Happy Birthday to the Universal Declaration of Human Rights!

December 10 marked the 60th anniversary of the ratification of the Universal Declaration of Human Rights by the member countries of the United Nations. This document has tremendous bearing on the lives of every man, woman and child on this planet. It lays out a comprehensive series of economic, social, cultural and political freedoms that should be the birthright of every human being. The Universal Declaration of Human Rights (UDHR) well surpasses the U.S. Bill of Rights in guaranteeing social and economic freedoms. The UDHR was drafted by the UN Committee on Human Rights, chaired by Eleanor Roosevelt. It was adopted as Resolution 217 A (III) by the United Nations in 1948. The spark that gave birth to the bright flame of international human rights law passed unanimously. Although the U.S. voted for the UDHR, it has not fulfilled its promise and much needs to be done to force our government to respect and enforce the rights enshrined therein. As stated on the United Nations webpage marking the 60th anniversary of the UDHR, every citizen of the world should demand of their respective governments that they adhere to the UDHR.

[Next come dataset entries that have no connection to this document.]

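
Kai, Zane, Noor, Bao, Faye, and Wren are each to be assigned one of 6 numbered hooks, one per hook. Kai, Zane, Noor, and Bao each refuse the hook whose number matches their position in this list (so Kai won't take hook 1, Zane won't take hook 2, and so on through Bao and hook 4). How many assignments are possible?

Let Aᵢ (for 1 ≤ i ≤ 4) be the placements that put person i in their forbidden hook. Any j of these fix j positions, leaving (6−j)! ways to fill the rest, and there are C(4,j) ways to pick which j.
By inclusion–exclusion, the number of valid placements is Σ_{j=0}^{4} (−1)^j C(4,j)·(6−j)!.
Computing: 720 − 480 + 144 − 24 + 2 = 362.

362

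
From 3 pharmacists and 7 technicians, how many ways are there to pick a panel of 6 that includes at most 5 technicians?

203

Split by how many technicians are chosen (0 through 5).
Sum: C(7,0)·C(3,6) + C(7,1)·C(3,5) + C(7,2)·C(3,4) + C(7,3)·C(3,3) + C(7,4)·C(3,2) + C(7,5)·C(3,1) = 0 + 0 + 0 + 35 + 105 + 63 = 203.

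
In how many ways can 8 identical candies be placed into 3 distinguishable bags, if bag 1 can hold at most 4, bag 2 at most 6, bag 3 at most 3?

17

Ignoring the caps, the number of non-negative solutions to x_1+…+x_3 = 8 is C(10,2) = 45.
Subtract solutions that violate a single cap (substitute x_i' = x_i − (cap_i+1)): x_1 ≥ 5 gives C(5,2) = 10; x_2 ≥ 7 gives C(3,2) = 3; x_3 ≥ 4 gives C(6,2) = 15. Together 28.
No two caps can be exceeded simultaneously, so the pair terms are all 0.
By inclusion–exclusion the count is 45 − 28 + 0 = 17.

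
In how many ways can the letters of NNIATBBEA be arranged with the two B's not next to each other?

There are 9!/(2!·2!·2!) = 45360 arrangements of NNIATBBEA in total.
Arrangements with the B's together: treat BB as one letter, giving (8)!/(2!·2!) = 10080.
Hence 45360 − 10080 = 35280.

35280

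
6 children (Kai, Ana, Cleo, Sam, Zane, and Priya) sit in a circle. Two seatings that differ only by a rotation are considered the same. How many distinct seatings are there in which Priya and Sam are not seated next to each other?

72

All circular seatings of 6 people number (5)! = 120.
Seatings with Priya beside Sam: treat them as a block with 2 internal orders, giving 2 × (4)! = 48.
Subtracting, 120 − 48 = 72.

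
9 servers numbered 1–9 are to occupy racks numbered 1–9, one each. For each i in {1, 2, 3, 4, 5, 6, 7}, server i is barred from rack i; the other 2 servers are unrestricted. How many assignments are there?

165016

Let Aᵢ (for 1 ≤ i ≤ 7) be the placements that put server i in its forbidden rack. Any j of these fix j positions, leaving (9−j)! ways to fill the rest, and there are C(7,j) ways to pick which j.
By inclusion–exclusion, the number of valid placements is Σ_{j=0}^{7} (−1)^j C(7,j)·(9−j)!.
Computing: 362880 − 282240 + 105840 − 25200 + 4200 − 504 + 42 − 2 = 165016.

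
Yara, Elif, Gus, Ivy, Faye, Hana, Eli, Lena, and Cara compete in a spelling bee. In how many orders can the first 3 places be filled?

504

There are 9 choices for 1st place, 8 for 2nd, and 7 for 3rd.
That gives 9 × 8 × 7 = 504.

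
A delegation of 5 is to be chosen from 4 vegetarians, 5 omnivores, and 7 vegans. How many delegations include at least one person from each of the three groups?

Total 5-person selections from all 16: C(16,5) = 4368.
Selections missing a whole group: no vegetarians → C(12,5) = 792; no omnivores → C(11,5) = 462; no vegans → C(9,5) = 126.
Add back selections omitting two groups (i.e. drawn from a single group): C(4,5) + C(5,5) + C(7,5) = 22.
By inclusion–exclusion: 4368 − 1380 + 22 = 3010.

3010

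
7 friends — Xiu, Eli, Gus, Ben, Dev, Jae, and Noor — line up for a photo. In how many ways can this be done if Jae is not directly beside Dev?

3600

There are 7! = 5040 arrangements in all. If Jae and Dev are adjacent, merging them into one block gives 2·(6)! = 1440 arrangements.
So 5040 − 1440 = 3600 arrangements keep them apart.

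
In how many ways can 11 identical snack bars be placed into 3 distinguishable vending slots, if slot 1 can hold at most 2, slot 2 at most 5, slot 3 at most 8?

By stars and bars, unrestricted non-negative solutions to x_1+…+x_3 = 11 number C(11+2,2) = 78.
Subtract solutions that violate a single cap (substitute x_i' = x_i − (cap_i+1)): x_1 ≥ 3 gives C(10,2) = 45; x_2 ≥ 6 gives C(7,2) = 21; x_3 ≥ 9 gives C(4,2) = 6. Together 72.
Add back pairs where two caps are both exceeded: 6 + 0 + 0 = 6.
By inclusion–exclusion the count is 78 − 72 + 6 = 12.

12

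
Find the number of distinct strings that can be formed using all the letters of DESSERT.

The 7 letters of DESSERT have repeats: E appearing twice and S appearing twice.
The number of distinct arrangements is 7!/(2!·2!) = 5040/4 = 1260.

1260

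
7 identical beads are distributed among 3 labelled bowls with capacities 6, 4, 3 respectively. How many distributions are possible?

19

Ignoring the caps, the number of non-negative solutions to x_1+…+x_3 = 7 is C(9,2) = 36.
Subtract solutions that violate a single cap (substitute x_i' = x_i − (cap_i+1)): x_1 ≥ 7 gives C(2,2) = 1; x_2 ≥ 5 gives C(4,2) = 6; x_3 ≥ 4 gives C(5,2) = 10. Together 17.
No two caps can be exceeded simultaneously, so the pair terms are all 0.
By inclusion–exclusion the count is 36 − 17 + 0 = 19.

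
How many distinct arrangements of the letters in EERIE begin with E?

Fix E in the first position and arrange the remaining 4 letters.
Those 4 letters have E appearing twice, giving (4)!/(2!) = 12.

12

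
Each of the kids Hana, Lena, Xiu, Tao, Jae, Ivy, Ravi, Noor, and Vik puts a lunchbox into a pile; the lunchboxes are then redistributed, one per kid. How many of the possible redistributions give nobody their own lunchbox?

Count assignments avoiding every fixed point. For any j of the 9 kids fixed to their own lunchbox, the other 9−j can be arranged in (9−j)! ways.
By inclusion–exclusion this is Σ_{j=0}^{9} (−1)^j C(9,j)·(9−j)!.
Computing: 362880 − 362880 + 181440 − 60480 + 15120 − 3024 + 504 − 72 + 9 − 1 = 133496.

133496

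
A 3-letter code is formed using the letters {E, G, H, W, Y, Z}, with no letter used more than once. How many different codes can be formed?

This is a permutation of 3 out of 6: P(6,3) = 6!/3!.
That product is 6 × 5 × 4 = 120.

120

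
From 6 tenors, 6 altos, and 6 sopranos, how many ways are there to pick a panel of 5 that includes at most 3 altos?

Split by how many altos are chosen (0 through 3).
Sum: C(6,0)·C(12,5) + C(6,1)·C(12,4) + C(6,2)·C(12,3) + C(6,3)·C(12,2) = 792 + 2970 + 3300 + 1320 = 8382.

8382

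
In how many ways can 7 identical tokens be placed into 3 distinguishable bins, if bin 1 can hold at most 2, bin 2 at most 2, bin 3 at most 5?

6

Ignoring the caps, the number of non-negative solutions to x_1+…+x_3 = 7 is C(9,2) = 36.
Subtract solutions that violate a single cap (substitute x_i' = x_i − (cap_i+1)): x_1 ≥ 3 gives C(6,2) = 15; x_2 ≥ 3 gives C(6,2) = 15; x_3 ≥ 6 gives C(3,2) = 3. Together 33.
Add back pairs where two caps are both exceeded: 3 + 0 + 0 = 3.
By inclusion–exclusion the count is 36 − 33 + 3 = 6.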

In contrast, let us consider the Bill of Rights. The Bill of Rights is generally thought of as the first ten amendments to the U.S. Constitution. It basically consists of civil rights that limit the power of the judicial system and that of the federal government to abuse person or property. Two easily identifiable rights from the Bill are freedom of speech and the right to bear arms; another right says that no one can be forced to put up a soldier in their home; five (half) of the amendments deal with legal matters such as right to a speedy trial, protection from unlawful search and seizure, right to an attorney, no excessive bail, no double jeopardy, etc. The final two amendments simply state that no rights found in the Constitution can be construed as infringing on any other rights and that anything not covered in the U.S. Constitution is left to the individual states. These are fine rights to have, but they do not go nearly far enough.


The UDHR on the other hand, is much more inclusive. It covers ALL human rights as mentioned above, not just civil rights. It seeks to guarantee "the inherent dignity" and "equal and inalienable rights of all members of the human family". It further states that the people of the United Nations are "determined to promote social progress and better standards of life in larger freedom". Unlike the Bill of Rights, the UDHR declares that every person is entitled to social security, employment, education, the right to form or join a union, holidays with pay, the right "to enjoy the arts and to share in scientific advancement and its benefits", and an overall social safety net that will ensure "an existence worthy of human dignity". My favorite part of the UDHR and that which I feel encapsulates the spirit of the declaration is Article 25, which I quote in full:


Article 25


  1. Everyone has the right to a standard of living adequate for the health and well-being of himself and of his family, including food, clothing, housing and medical care and necessary social services, and the right to security in the event of unemployment, sickness, disability, widowhood, old age or other lack of livelihood in circumstances beyond his control.
  2. Motherhood and childhood are entitled to special care and assistance. All children, whether born in or out of wedlock, shall enjoy the same social protection.


I heartily endorse the Universal Declaration of Human Rights. I suggest everyone read it and become intimately familiar with its principles. It can be found on the United Nations website (www.un.org). It’s not a long read; longer than the Bill of Rights, but there’s a lot more in it as I have said. I also call upon every citizen to invoke the UDHR in communication with their elected representatives and demand these principles in support of human dignity be adhered to with all strictness. It is incumbent upon us, the people, to put pressure on our representatives and our government – municipal, state and federal – to do the right thing. There has been much excitement among the Left over the Obama and Democratic electoral success, but this is just a small victory and only the beginning of a long, protracted struggle. We know from history that the Democrats, for all their rhetoric, will not take us to where we want to be. They must be compelled. As Frederick Douglass said, "Power concedes nothing without a demand. It never did and it never will". We must demand our human rights. Through our popular movements we can make the change we require. Now, get out there and do something, anything. Join a group working toward progressive goals. Look to the back page of this newspaper for a list of organizations to get involved with; or start your own organization, collective, club, whatever. Just get off your ass and do something. We need you, the country needs you, and the world needs you.